When she is told it’s not advisable to give the baby anything but mother’s milk for the first six months, a furrow of doubt creases her forehead. “Nothing else?” she asks. When a number of people gathered around to reinforce the point, she says softly, “I wish I’d known earlier….the elders in the village tell me otherwise, and I was fed sugar-water as a baby too.”
Nauki Devi in Khagaria district’s Dhabauli village also says the same, no one has told her otherwise. She says she gave her child cow’s milk as well as mother’s milk for the first one and a half years.
Like Rinku Devi and Nauki Devi, one in five women in Bihar does not know about the need for exclusive breastfeeding in the early months of motherhood.
Breast milk is the best present a mother can give to her baby at birth. Babies should be exclusively breastfed for the first six months. No other food or beverage, not even water, is required. Breast milk has enough water (87 per cent) to quench the baby’s thirst.

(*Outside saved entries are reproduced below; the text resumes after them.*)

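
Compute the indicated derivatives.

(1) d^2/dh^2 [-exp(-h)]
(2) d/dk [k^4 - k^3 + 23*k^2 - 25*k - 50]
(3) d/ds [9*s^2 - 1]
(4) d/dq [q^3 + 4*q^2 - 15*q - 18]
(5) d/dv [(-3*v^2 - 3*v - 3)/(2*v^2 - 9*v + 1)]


(1) = -exp(-h)
(2) = 4*k^3 - 3*k^2 + 46*k - 25
(3) = 18*s
(4) = 3*q^2 + 8*q - 15
(5) = 3*(11*v^2 + 2*v - 10)/(4*v^4 - 36*v^3 + 85*v^2 - 18*v + 1)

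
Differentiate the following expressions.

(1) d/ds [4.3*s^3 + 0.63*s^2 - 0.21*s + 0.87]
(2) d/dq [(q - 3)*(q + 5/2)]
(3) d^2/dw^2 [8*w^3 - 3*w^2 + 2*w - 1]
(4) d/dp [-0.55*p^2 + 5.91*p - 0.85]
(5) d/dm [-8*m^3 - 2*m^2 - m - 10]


(1) = 12.9*s^2 + 1.26*s - 0.21
(2) = 2*q - 1/2
(3) = 48*w - 6
(4) = 5.91 - 1.1*p
(5) = -24*m^2 - 4*m - 1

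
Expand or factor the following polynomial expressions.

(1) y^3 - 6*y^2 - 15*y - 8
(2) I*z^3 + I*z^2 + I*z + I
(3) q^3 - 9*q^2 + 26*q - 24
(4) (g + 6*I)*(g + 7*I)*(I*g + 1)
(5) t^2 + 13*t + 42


(1) = (y - 8)*(y + 1)^2
(2) = (z + 1)*(z + I)*(I*z + 1)
(3) = (q - 4)*(q - 3)*(q - 2)
(4) = I*g^3 - 12*g^2 - 29*I*g - 42
(5) = (t + 6)*(t + 7)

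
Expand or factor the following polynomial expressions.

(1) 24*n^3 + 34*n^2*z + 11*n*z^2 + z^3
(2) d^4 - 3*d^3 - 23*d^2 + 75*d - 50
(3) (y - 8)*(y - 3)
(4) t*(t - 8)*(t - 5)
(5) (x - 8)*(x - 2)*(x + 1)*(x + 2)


(1) = (n + z)*(4*n + z)*(6*n + z)
(2) = (d - 5)*(d - 2)*(d - 1)*(d + 5)
(3) = y^2 - 11*y + 24
(4) = t^3 - 13*t^2 + 40*t
(5) = x^4 - 7*x^3 - 12*x^2 + 28*x + 32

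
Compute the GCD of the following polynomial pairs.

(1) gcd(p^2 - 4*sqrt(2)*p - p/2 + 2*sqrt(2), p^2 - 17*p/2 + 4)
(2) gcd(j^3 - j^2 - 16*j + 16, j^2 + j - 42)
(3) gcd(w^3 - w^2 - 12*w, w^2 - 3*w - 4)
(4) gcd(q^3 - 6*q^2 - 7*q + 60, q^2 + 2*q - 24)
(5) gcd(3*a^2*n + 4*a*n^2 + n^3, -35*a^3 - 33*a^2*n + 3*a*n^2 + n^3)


(1) = gcd((p - 1/2)*(p - 4*sqrt(2)), (p - 8)*(p - 1/2)) = p - 1/2
(2) = 1
(3) = gcd(w*(w - 4)*(w + 3), (w - 4)*(w + 1)) = w - 4
(4) = q - 4
(5) = a + n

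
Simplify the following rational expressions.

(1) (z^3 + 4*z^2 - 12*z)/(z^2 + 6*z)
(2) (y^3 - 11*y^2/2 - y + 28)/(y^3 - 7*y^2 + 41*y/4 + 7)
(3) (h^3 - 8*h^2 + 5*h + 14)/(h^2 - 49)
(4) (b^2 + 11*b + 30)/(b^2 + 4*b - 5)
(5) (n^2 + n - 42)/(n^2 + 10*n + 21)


(1) = z - 2
(2) = (2*y + 4)/(2*y + 1)
(3) = (h^2 - h - 2)/(h + 7)
(4) = (b + 6)/(b - 1)
(5) = (n - 6)/(n + 3)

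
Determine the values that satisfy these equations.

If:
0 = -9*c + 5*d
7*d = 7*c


Then:
c = 0
d = 0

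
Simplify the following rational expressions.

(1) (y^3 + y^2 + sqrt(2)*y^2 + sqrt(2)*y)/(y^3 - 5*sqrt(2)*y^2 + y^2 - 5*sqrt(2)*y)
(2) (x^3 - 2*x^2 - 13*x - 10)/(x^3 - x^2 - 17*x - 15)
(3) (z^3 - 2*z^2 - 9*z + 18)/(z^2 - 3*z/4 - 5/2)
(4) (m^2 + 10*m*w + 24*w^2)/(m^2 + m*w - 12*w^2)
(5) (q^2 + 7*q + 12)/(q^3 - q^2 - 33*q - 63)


(1) = (y + sqrt(2))/(y - 5*sqrt(2))
(2) = (x + 2)/(x + 3)
(3) = (4*z^2 - 36)/(4*z + 5)
(4) = (-m - 6*w)/(-m + 3*w)
(5) = (q + 4)/(q^2 - 4*q - 21)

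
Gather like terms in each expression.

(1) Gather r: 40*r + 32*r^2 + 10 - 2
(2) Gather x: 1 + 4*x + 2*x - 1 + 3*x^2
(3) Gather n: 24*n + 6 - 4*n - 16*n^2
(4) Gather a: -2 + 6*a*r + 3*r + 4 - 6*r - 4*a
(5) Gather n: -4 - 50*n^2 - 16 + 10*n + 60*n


(1) = 32*r^2 + 40*r + 8
(2) = 3*x^2 + 6*x
(3) = -16*n^2 + 20*n + 6
(4) = a*(6*r - 4) - 3*r + 2
(5) = -50*n^2 + 70*n - 20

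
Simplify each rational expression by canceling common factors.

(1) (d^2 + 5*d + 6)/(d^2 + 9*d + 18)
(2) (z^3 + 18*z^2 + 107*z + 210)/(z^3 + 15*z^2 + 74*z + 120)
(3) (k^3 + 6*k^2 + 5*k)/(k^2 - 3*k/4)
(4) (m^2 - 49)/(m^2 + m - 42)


(1) = (d + 2)/(d + 6)
(2) = (z + 7)/(z + 4)
(3) = (4*k^2 + 24*k + 20)/(4*k - 3)
(4) = (m - 7)/(m - 6)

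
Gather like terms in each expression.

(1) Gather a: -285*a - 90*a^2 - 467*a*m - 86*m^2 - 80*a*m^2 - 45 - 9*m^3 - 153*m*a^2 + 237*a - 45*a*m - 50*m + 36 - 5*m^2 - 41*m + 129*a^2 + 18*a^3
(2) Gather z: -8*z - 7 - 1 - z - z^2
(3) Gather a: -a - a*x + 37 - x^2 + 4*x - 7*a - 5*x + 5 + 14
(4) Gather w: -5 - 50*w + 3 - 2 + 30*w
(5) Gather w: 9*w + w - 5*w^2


(1) = 18*a^3 + a^2*(39 - 153*m) + a*(-80*m^2 - 512*m - 48) - 9*m^3 - 91*m^2 - 91*m - 9
(2) = -z^2 - 9*z - 8
(3) = a*(-x - 8) - x^2 - x + 56
(4) = -20*w - 4
(5) = -5*w^2 + 10*w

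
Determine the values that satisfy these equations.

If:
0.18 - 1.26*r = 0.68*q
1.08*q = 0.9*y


Then:
q = 0.833333333333333*y
r = 0.142857142857143 - 0.44973544973545*y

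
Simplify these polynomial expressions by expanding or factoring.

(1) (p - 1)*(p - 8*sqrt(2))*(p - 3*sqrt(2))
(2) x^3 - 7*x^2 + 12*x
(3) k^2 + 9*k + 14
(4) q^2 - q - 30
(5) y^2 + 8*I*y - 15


(1) = p^3 - 11*sqrt(2)*p^2 - p^2 + 11*sqrt(2)*p + 48*p - 48
(2) = x*(x - 4)*(x - 3)
(3) = (k + 2)*(k + 7)
(4) = (q - 6)*(q + 5)
(5) = (y + 3*I)*(y + 5*I)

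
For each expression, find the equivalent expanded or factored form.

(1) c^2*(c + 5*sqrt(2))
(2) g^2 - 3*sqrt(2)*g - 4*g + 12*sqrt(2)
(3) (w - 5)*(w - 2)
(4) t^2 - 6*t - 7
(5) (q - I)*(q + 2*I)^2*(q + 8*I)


(1) = c^3 + 5*sqrt(2)*c^2
(2) = (g - 4)*(g - 3*sqrt(2))
(3) = w^2 - 7*w + 10
(4) = (t - 7)*(t + 1)
(5) = q^4 + 11*I*q^3 - 24*q^2 + 4*I*q - 32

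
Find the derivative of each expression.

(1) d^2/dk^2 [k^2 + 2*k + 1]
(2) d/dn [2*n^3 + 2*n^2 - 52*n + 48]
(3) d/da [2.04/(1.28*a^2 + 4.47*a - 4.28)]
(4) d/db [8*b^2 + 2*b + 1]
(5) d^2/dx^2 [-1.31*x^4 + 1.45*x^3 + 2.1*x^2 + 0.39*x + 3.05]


(1) = 2
(2) = 6*n^2 + 4*n - 52
(3) = (-5.2224*a - 9.1188)/(1.28*a^2 + 4.47*a - 4.28)^2
(4) = 16*b + 2
(5) = -15.72*x^2 + 8.7*x + 4.2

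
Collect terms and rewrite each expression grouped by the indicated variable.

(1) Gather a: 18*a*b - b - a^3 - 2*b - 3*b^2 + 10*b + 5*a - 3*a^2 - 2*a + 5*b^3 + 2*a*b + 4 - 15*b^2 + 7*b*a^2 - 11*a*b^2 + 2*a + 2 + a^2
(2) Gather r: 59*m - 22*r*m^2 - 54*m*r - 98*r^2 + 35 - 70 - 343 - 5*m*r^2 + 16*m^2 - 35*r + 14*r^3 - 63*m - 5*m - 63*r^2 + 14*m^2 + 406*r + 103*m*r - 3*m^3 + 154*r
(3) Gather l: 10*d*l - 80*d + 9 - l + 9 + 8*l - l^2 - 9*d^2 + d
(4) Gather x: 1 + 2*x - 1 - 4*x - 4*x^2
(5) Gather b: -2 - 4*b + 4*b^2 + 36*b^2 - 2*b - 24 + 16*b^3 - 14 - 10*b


(1) = -a^3 + a^2*(7*b - 2) + a*(-11*b^2 + 20*b + 5) + 5*b^3 - 18*b^2 + 7*b + 6
(2) = -3*m^3 + 30*m^2 - 9*m + 14*r^3 + r^2*(-5*m - 161) + r*(-22*m^2 + 49*m + 525) - 378
(3) = -9*d^2 - 79*d - l^2 + l*(10*d + 7) + 18
(4) = -4*x^2 - 2*x
(5) = 16*b^3 + 40*b^2 - 16*b - 40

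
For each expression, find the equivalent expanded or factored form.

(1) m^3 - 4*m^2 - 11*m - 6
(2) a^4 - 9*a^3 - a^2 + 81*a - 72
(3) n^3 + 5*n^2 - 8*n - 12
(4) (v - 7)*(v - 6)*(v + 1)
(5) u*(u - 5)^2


(1) = (m - 6)*(m + 1)^2
(2) = (a - 8)*(a - 3)*(a - 1)*(a + 3)
(3) = (n - 2)*(n + 1)*(n + 6)
(4) = v^3 - 12*v^2 + 29*v + 42
(5) = u^3 - 10*u^2 + 25*u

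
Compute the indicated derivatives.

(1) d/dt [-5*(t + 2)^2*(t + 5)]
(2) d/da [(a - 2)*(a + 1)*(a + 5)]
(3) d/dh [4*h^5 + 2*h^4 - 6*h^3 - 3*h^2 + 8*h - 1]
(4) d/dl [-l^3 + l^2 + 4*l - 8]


(1) = 15*(-t - 4)*(t + 2)
(2) = 3*a^2 + 8*a - 7
(3) = 20*h^4 + 8*h^3 - 18*h^2 - 6*h + 8
(4) = -3*l^2 + 2*l + 4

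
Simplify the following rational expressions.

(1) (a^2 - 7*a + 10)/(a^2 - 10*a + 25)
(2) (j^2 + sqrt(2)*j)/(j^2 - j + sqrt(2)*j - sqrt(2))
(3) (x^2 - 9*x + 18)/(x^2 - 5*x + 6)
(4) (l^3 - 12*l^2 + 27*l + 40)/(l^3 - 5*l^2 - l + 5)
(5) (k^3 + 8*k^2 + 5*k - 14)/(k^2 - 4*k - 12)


(1) = (a - 2)/(a - 5)
(2) = j/(j - 1)
(3) = (x - 6)/(x - 2)
(4) = (l - 8)/(l - 1)
(5) = (k^2 + 6*k - 7)/(k - 6)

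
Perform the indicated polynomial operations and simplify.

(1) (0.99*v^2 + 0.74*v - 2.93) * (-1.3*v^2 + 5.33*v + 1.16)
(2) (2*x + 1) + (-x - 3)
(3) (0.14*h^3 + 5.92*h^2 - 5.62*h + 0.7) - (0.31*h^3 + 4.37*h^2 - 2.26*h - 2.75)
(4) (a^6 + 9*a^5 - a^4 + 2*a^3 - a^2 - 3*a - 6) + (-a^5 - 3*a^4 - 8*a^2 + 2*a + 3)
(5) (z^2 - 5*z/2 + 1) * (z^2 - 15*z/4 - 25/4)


(1) = -1.287*v^4 + 4.3147*v^3 + 8.9016*v^2 - 14.7585*v - 3.3988
(2) = x - 2
(3) = -0.17*h^3 + 1.55*h^2 - 3.36*h + 3.45
(4) = a^6 + 8*a^5 - 4*a^4 + 2*a^3 - 9*a^2 - a - 3
(5) = z^4 - 25*z^3/4 + 33*z^2/8 + 95*z/8 - 25/4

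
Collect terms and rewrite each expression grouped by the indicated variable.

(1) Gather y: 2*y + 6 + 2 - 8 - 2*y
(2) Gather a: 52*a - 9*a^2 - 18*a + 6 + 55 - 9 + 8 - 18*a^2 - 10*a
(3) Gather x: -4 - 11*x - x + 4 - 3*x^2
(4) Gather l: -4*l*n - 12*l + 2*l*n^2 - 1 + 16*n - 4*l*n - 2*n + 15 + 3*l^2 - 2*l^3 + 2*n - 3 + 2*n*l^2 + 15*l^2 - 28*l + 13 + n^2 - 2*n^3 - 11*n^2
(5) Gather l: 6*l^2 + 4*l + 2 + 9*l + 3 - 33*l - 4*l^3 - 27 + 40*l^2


(1) = 0
(2) = -27*a^2 + 24*a + 60
(3) = -3*x^2 - 12*x
(4) = -2*l^3 + l^2*(2*n + 18) + l*(2*n^2 - 8*n - 40) - 2*n^3 - 10*n^2 + 16*n + 24
(5) = -4*l^3 + 46*l^2 - 20*l - 22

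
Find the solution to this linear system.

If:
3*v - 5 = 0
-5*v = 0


Then:
No Solution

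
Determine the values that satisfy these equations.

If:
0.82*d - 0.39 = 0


Then:
d = 0.48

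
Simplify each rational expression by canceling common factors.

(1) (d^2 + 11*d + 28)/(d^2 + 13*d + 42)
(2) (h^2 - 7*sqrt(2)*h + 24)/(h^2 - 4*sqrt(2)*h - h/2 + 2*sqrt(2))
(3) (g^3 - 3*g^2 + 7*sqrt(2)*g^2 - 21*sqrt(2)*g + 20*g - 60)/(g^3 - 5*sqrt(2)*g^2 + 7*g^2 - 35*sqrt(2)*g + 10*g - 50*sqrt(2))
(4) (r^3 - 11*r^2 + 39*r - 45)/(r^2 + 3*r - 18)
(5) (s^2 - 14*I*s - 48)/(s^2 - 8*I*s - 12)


(1) = (d + 4)/(d + 6)
(2) = (2*h - 6*sqrt(2))/(2*h - 1)
(3) = (g^3 + g^2*(-3 + 7*sqrt(2)) + g*(20 - 21*sqrt(2)) - 60)/(g^3 + g^2*(7 - 5*sqrt(2)) + g*(10 - 35*sqrt(2)) - 50*sqrt(2))
(4) = (r^2 - 8*r + 15)/(r + 6)
(5) = (s - 8*I)/(s - 2*I)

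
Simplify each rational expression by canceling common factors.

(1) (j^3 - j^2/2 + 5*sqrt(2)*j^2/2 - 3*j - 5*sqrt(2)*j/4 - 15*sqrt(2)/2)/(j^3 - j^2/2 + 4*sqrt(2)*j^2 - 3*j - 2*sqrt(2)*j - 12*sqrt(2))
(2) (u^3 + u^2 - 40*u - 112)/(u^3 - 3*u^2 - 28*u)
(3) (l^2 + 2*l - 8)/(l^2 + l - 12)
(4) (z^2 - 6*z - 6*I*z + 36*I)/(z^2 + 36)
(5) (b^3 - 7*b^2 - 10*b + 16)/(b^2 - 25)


(1) = (8*j + 20*sqrt(2))/(8*j + 32*sqrt(2))
(2) = (u + 4)/u
(3) = (l - 2)/(l - 3)
(4) = (z - 6)/(z + 6*I)
(5) = (b^3 - 7*b^2 - 10*b + 16)/(b^2 - 25)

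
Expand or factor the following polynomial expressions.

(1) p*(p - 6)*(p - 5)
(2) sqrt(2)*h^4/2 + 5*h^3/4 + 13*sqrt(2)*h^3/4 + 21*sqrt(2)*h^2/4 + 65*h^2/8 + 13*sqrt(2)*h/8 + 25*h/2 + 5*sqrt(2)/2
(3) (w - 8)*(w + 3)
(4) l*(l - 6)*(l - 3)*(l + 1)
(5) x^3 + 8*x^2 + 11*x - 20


(1) = p^3 - 11*p^2 + 30*p
(2) = (h/2 + sqrt(2)/2)*(h + 5/2)*(h + 4)*(sqrt(2)*h + 1/2)
(3) = w^2 - 5*w - 24
(4) = l^4 - 8*l^3 + 9*l^2 + 18*l
(5) = (x - 1)*(x + 4)*(x + 5)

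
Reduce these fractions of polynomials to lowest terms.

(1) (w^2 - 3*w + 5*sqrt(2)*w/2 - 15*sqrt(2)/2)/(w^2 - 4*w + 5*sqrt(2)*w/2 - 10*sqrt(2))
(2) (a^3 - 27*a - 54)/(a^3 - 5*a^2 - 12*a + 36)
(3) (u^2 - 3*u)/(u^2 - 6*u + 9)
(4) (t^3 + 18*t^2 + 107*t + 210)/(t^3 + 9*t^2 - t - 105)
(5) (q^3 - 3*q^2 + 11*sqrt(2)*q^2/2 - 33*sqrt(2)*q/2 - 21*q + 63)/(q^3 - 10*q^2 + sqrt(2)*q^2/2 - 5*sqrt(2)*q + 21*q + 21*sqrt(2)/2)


(1) = (4*w - 12)/(4*w - 16)
(2) = (a + 3)/(a - 2)
(3) = u/(u - 3)
(4) = (t + 6)/(t - 3)
(5) = (4*q^2 + 22*sqrt(2)*q - 84)/(4*q^2 + q*(-28 + 2*sqrt(2)) - 14*sqrt(2))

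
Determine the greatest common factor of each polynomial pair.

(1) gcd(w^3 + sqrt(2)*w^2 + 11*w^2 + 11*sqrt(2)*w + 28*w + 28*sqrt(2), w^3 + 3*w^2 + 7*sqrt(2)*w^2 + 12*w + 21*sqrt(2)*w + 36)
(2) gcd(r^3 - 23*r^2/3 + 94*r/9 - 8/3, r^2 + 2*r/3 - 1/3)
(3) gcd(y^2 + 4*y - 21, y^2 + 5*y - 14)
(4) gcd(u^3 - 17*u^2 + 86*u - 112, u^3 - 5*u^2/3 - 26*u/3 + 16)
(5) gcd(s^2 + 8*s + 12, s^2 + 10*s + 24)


(1) = gcd((w + 4)*(w + 7)*(w + sqrt(2)), (w + 3)*(w + sqrt(2))*(w + 6*sqrt(2))) = w + sqrt(2)
(2) = gcd((r - 6)*(r - 4/3)*(r - 1/3), (r - 1/3)*(r + 1)) = r - 1/3
(3) = gcd((y - 3)*(y + 7), (y - 2)*(y + 7)) = y + 7
(4) = u - 2
(5) = s + 6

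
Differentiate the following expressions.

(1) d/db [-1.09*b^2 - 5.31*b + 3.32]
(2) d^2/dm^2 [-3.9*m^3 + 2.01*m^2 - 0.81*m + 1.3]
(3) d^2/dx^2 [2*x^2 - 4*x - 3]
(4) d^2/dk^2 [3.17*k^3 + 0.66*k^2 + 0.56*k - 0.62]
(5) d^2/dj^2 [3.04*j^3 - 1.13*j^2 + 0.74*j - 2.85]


(1) = -2.18*b - 5.31
(2) = 4.02 - 23.4*m
(3) = 4
(4) = 19.02*k + 1.32
(5) = 18.24*j - 2.26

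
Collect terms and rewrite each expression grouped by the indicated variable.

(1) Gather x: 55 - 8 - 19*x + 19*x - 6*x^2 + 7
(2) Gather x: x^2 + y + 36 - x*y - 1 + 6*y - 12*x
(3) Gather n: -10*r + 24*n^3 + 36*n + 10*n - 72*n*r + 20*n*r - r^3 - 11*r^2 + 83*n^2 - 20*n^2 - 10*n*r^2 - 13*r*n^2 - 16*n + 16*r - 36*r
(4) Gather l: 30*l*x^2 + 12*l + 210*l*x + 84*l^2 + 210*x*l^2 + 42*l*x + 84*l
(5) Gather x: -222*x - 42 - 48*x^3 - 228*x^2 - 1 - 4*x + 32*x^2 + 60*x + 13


(1) = 54 - 6*x^2
(2) = x^2 + x*(-y - 12) + 7*y + 35
(3) = 24*n^3 + n^2*(63 - 13*r) + n*(-10*r^2 - 52*r + 30) - r^3 - 11*r^2 - 30*r
(4) = l^2*(210*x + 84) + l*(30*x^2 + 252*x + 96)
(5) = -48*x^3 - 196*x^2 - 166*x - 30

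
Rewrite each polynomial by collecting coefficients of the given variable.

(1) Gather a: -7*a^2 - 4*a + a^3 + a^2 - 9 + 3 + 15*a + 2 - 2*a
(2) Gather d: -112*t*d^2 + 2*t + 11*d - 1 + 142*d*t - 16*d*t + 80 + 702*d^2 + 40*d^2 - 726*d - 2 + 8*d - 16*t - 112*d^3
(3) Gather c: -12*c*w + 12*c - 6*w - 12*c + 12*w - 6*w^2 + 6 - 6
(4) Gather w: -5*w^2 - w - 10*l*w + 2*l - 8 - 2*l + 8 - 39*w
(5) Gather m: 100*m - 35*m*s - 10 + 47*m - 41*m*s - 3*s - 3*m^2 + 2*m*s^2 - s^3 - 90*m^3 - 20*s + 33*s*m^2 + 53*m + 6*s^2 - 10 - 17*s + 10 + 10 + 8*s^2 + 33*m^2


(1) = a^3 - 6*a^2 + 9*a - 4
(2) = -112*d^3 + d^2*(742 - 112*t) + d*(126*t - 707) - 14*t + 77
(3) = -12*c*w - 6*w^2 + 6*w
(4) = -5*w^2 + w*(-10*l - 40)
(5) = -90*m^3 + m^2*(33*s + 30) + m*(2*s^2 - 76*s + 200) - s^3 + 14*s^2 - 40*s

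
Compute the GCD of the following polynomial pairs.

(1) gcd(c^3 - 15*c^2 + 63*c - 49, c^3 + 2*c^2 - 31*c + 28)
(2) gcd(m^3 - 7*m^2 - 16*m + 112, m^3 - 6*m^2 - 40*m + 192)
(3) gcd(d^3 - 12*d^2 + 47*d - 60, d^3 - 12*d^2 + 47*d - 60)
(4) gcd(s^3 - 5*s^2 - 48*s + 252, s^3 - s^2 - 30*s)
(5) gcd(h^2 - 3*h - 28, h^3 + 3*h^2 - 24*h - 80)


(1) = c - 1
(2) = m - 4
(3) = gcd((d - 5)*(d - 4)*(d - 3), (d - 5)*(d - 4)*(d - 3)) = d^3 - 12*d^2 + 47*d - 60
(4) = gcd((s - 6)^2*(s + 7), s*(s - 6)*(s + 5)) = s - 6
(5) = h + 4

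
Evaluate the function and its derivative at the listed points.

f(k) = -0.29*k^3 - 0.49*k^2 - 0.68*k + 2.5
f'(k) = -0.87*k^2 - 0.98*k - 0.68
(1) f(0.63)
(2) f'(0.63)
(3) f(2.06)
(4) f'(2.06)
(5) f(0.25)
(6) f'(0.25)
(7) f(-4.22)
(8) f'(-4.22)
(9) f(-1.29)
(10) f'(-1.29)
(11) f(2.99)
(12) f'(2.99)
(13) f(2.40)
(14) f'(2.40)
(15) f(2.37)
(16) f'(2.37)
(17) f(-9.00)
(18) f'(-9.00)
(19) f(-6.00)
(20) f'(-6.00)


(1) = 1.80
(2) = -1.64
(3) = -3.52
(4) = -6.39
(5) = 2.29
(6) = -0.98
(7) = 18.44
(8) = -12.04
(9) = 3.18
(10) = -0.86
(11) = -11.67
(12) = -11.39
(13) = -5.96
(14) = -8.04
(15) = -5.72
(16) = -7.89
(17) = 180.34
(18) = -62.33
(19) = 51.58
(20) = -26.12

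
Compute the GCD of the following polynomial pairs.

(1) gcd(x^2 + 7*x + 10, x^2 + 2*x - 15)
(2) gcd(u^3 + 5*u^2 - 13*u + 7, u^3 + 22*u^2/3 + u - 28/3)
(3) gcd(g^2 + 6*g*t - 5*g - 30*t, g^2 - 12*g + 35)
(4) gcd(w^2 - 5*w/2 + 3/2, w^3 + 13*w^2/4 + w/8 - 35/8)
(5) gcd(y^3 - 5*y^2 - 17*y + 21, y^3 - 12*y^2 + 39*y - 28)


(1) = x + 5
(2) = gcd((u - 1)^2*(u + 7), (u - 1)*(u + 4/3)*(u + 7)) = u^2 + 6*u - 7
(3) = g - 5
(4) = w - 1
(5) = y^2 - 8*y + 7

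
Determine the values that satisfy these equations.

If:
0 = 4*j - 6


Then:
j = 3/2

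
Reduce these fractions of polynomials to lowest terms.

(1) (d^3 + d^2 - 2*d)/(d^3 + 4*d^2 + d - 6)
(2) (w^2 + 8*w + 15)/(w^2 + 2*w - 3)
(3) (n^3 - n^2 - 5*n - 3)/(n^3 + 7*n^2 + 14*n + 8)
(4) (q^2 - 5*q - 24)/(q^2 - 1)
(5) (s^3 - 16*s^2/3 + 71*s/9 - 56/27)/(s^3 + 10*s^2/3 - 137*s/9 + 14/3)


(1) = d/(d + 3)
(2) = (w + 5)/(w - 1)
(3) = (n^2 - 2*n - 3)/(n^2 + 6*n + 8)
(4) = (q^2 - 5*q - 24)/(q^2 - 1)
(5) = (3*s - 8)/(3*s + 18)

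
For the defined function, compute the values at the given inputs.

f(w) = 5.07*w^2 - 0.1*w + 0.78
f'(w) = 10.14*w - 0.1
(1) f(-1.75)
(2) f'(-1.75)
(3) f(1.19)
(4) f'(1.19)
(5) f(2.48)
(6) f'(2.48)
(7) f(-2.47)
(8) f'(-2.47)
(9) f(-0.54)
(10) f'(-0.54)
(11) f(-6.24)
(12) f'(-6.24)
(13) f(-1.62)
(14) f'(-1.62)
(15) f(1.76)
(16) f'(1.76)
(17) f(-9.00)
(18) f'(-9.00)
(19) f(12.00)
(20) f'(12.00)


(1) = 16.48
(2) = -17.85
(3) = 7.84
(4) = 11.97
(5) = 31.71
(6) = 25.05
(7) = 31.96
(8) = -25.15
(9) = 2.31
(10) = -5.58
(11) = 198.82
(12) = -63.37
(13) = 14.25
(14) = -16.53
(15) = 16.31
(16) = 17.75
(17) = 412.35
(18) = -91.36
(19) = 729.66
(20) = 121.58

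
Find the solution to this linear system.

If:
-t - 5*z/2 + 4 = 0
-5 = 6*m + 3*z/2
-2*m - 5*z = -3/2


Then:
m = -109/108
t = 121/54
z = 19/27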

Exclusively breastfed children are more likely to be smart at school and successful in life. Breast milk is the cheapest and the best nutrient for babies under six month.
People in rural Bihar often feed their babies sugar water, cow’s milk, goat’s milk etc., which cost them more money and deprives the baby of the essential nutrients it needs from breast milk.
Mothers are often discouraged from breastfeeding when babies are sick. But breast milk can protect babies against infections such as diarrhea and pneumonia. If the baby falls ill, the mother should breastfeed the baby more.
Mothers-in-law and village elders can be critical influencers in ensuring that nothing other than breast milk is given to a newborn or a baby under six months of age.
Mothers should be encouraged to allow the baby to finish all the milk in one breast before moving to the other. The ‘hind’ milk at the end of the feed is nutrient-rich, and draining the breasts encourages the production of more milk.